Tag Archives: Adam Weiss

The EU Hurts Itself by Helping UKIP

The latest Eurofeud within Westminster is already well under way, as this blog as been discussing at some length in the recent weeks. It’s nice to know however, that the feuding isn’t for nothing, that there is a tangible purpose to the whole thing. The Eurosceptics are too extreme in my opinion but then the status quo-ticians are also deeply frustrating. The UK, by which I mean its primary constituent in its people, are for the greater part not happy with the current dynamic and are certainly not happy with the look of the future.

And Brussels today throwing down the continental law gauntlet is a perfect encapsulation of the public dissatisfaction. Adam Weiss of the Advice for Individual Rights in Europe outfit is not happy with Westminster trying to reform the benefits system where it pertains to migrants, and believes that everyone is entitled to the same access, quality and quantity of government support. Where the Queen’s Speech laid out the intention to limit these things to migrants, in the first step of government on the road to rendering UKIP obsolete, the European Commission takes Weiss’ side and says, “Non!”

I don’t necessarily agree with the legislative measure on principle, as it does seem jingoistic to say, “We get the full teet and they don’t because they ain’t from here.” It isn’t the strongest position to hold to but I can understand the political reasoning behind it, which is trying to calm a few frayed sensibilities. It may be misinformed to suggest our country is being overrun and that we can’t afford all the welfare support to these ‘mooches’, as we’re not being overrun and migrants are largely hard working folk, but perceptions of ownership of ones home nation are very sensitive and can’t be dismissed out of hand.

You could accuse various governments in the past couple of decades of having done this, and the result is this present surge in UKIP support, aided so handily by the currently poor economic climate being heavily informed by European problems. Being extraordinarily generous, that is a tenuous platform from which the EU is imposing their will upon the nation. Ian Duncan Smith, who has somehow evaded a medieval style tarring and feathering for his domestic reforms to welfare, now has a serious mandate to challenge the legal process we’re now being dragged through. He could emerge redeemed, or if he fails, possibly irrevocably disgraced.

The feeling will be that either he wasn’t effective enough, and so domestic welfare cuts will seem unfair against the inability to make reforms specific to foreign born residents, or it will seem that he couldn’t be effective even if he wanted to, and that is more fuel for the “out” campaigners. Either way, the Tories lose, UKIP win and if Europe had honest desires to keep the UK in the union, Europe loses too. I don’t have the least considered or moderate of positions on the question of Europe and even I am fairly outraged every time our judicial and legislative bodies are rendered impotent by a body I feel I have no connection to whatsoever.

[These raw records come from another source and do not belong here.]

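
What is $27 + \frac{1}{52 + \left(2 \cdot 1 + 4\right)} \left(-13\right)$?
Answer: $\frac{1553}{58} \approx 26.776$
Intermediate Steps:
$27 + \frac{1}{52 + \left(2 \cdot 1 + 4\right)} \left(-13\right) = 27 + \frac{1}{52 + \left(2 + 4\right)} \left(-13\right) = 27 + \frac{1}{52 + 6} \left(-13\right) = 27 + \frac{1}{58} \left(-13\right) = 27 - \frac{13}{58} = \frac{1553}{58}$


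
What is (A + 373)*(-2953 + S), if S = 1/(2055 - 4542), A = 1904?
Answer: -5574181008/829 ≈ -6.7240e+6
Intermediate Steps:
S = -1/2487 (S = 1/(-2487) = -1/2487 ≈ -0.00040209)
(A + 373)*(-2953 + S) = (1904 + 373)*(-2953 - 1/2487) = 2277*(-7344112/2487) = -5574181008/829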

It’s hard enough to feel engaged with even the domestic political situation sometimes. I get to vote in my MP and councillors and the minimal degree of democratic participation isn’t exactly thrilling. Don’t even try to sell me the idea of MEP’s, as they couldn’t possibly hope to make me feel more enfranchised than someone who represents a fraction of the people they are supposed to. This to me is the greatest flaw with the entire idea of the EU. By dragging the process up another tier and even further away from the hands of the people, they leave themselves wide open to accusations of technocracy.

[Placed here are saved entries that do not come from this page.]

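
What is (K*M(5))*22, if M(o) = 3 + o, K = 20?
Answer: 3520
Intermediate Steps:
(K*M(5))*22 = (20*(3 + 5))*22 = (20*8)*22 = 160*22 = 3520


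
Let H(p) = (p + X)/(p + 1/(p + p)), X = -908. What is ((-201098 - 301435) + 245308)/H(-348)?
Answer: -62302210025/874176 ≈ -71270.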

Why can’t it be like the USA? Well for a start, the USA is hardly the model federal system itself, and to say it works isn’t altogether the truth. Ignoring the fact that European history is deeper, more complex, and replete with wildly different cultures, languages etc., there is in the USA a constant debate and struggle over the dynamic between state and federal authority. This coming from a nation that was founded with some federal principles, is a stunning indictment of the lack of reality in the thinking of those who believe Europe can be the same any time soon.

For this continent to evolve into something like the USA, it would take one hell of a lot more nuance and consideration from the drivers of the project, not to mention more time. This is complicated by a lot of recent indications, such as the failures of a lack of unified monetary policy within the Eurozone, that suggest the project must be brought forward with intent. But as a result we’ve seen in the past few years a proportional increase in dissatisfaction alongside every news report telling us that Europe tells us we can’t do this, that or the other.

It seems very clear that renegotiation is the best way forward for both parties. The historical impetus that drives the continental desire for the EU has never been rife in the UK and it’s time for the honest discussion that achieves a mutually desirable outcome. UKIP will only antagonise the debate and so let’s hope that Cameron takes a robust set of proposals to the table and that the EU is willing to listen. The sooner I know what exactly the heck Cameron thinks the renegotiated position is, the better, for everyone, because while I don’t want to be governed from outside the UK, I also don’t want the UK to slip into belligerent obscurity.